American soul singer (1937–2002)

Anna King (born Anna Dolores Williams; December 9, 1937, to October 21, 2002) was an American soul and gospel singer who performed with both James Brown and Duke Ellington.

==Biography==
She was born Anna Dolores Williams in Philadelphia, and grew up singing in her church. She was involved with various gospel groups from the age of twelve, including Youth For Christ and later the True Light Gospel Singers, before being discovered by Luther Dixon of Scepter Records. He persuaded her to record secular music, and she recorded two unsuccessful singles in 1961, released on the Malibu label. She toured with Chuck Jackson and the Shirelles, and recorded for Dixon's own Ludix label in 1962.

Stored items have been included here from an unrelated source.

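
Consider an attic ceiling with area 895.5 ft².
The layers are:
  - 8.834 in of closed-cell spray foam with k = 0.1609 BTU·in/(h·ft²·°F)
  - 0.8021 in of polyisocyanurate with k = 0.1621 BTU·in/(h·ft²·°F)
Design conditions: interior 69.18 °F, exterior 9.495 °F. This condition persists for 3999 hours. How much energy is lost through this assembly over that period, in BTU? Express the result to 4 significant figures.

8.834/0.1609 = 54.904
0.8021/0.1621 = 4.9482
R_total = 54.904 + 4.9482 = 59.852 ft²·°F·h/BTU
Q = 895.5 × (69.18 − 9.495) / 59.852 = 893 BTU/h
E = 893 × 3999 = 3571100 BTU

3571000 BTU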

In 1963, she auditioned successfully to replace Tammy Montgomery (later known as Tammi Terrell) in James Brown's touring revue. As well as touring with Brown, she signed as a solo singer to Smash Records, and recorded a song written and produced by Brown, "If Somebody Told You", which reached number 67 on the Billboard Hot 100, and number 10 on Cash Boxs R&B chart, at the start of 1964. As a follow-up, she recorded a duet with Famous Flames member Bobby Byrd, "Baby Baby Baby", which rose to number 52 on the pop chart later that year. She also recorded an album, Back To Soul, produced by James Brown, which included what critic Richie Unterberger describes as King's "gritty and powerful" singing on such tracks as "If You Don't Think".

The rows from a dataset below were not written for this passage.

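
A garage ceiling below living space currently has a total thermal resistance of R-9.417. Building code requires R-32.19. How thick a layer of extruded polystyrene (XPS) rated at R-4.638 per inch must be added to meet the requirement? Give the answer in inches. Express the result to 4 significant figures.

4.910 in

ΔR = 32.19 − 9.417 = 22.773 ft²·°F·h/BTU
L = ΔR / (R/in) = 22.773/4.638 = 4.9101 in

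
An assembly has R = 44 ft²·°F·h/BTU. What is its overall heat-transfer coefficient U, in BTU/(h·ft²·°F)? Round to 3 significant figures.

0.0227 BTU/(h·ft²·°F)

U = 1/R = 1/44 = 0.02273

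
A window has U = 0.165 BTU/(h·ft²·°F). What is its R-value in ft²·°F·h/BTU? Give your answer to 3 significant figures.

R = 1/U = 1/0.165 = 6.061

6.06 ft²·°F·h/BTU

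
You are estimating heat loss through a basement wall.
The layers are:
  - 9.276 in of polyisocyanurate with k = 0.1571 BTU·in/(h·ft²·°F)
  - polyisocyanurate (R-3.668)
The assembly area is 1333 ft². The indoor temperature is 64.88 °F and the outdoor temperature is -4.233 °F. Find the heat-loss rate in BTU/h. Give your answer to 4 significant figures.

1469 BTU/h

9.276/0.1571 = 59.045
R_total = 59.045 + 3.668 = 62.713 ft²·°F·h/BTU
Q = A·ΔT/R = 1333 × (64.88 − (-4.233)) / 62.713 = 1469 BTU/h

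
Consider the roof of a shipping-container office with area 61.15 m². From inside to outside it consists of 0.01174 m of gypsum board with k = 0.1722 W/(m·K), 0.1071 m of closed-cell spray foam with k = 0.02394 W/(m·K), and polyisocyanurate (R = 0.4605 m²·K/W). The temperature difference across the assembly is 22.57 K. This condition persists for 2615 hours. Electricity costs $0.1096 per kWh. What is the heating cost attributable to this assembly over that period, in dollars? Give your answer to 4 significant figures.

79.07 dollars

0.01174/0.1722 = 0.068177
0.1071/0.02394 = 4.4737
R_total = 0.068177 + 4.4737 + 0.4605 = 5.0024 m²·K/W
Q = 61.15 × 22.57 / 5.0024 = 275.9 W
E = 275.9 W × 2615 h / 1000 = 721.48 kWh
Cost = 721.48 × 0.1096 = $79.074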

After releasing two more singles, King left James Brown's revue in late 1964, and recorded "Mama's Got a Bag of Her Own", an answer record to Brown's "Papa's Got a Brand New Bag". Released on the End label, it was written and produced by Ronald Moseley and Robert Bateman, but was not a hit. She then formed a band with another former member of Brown's revue, Sam Lathan, and toured for a year with other soul musicians, before giving up the secular music business. However, in about 1966, she was contacted by Duke Ellington, who recruited her to sing at his sacred music concerts over the following eighteen months.

In the late 1960s she joined the Brockington Choral Ensemble, a gospel choir, and recorded with them on the Arctic and Hob labels. By the mid-1970s, she gave up singing and turned to preaching, as an ordained minister of the church.

King died in Philadelphia in 2002, aged 64.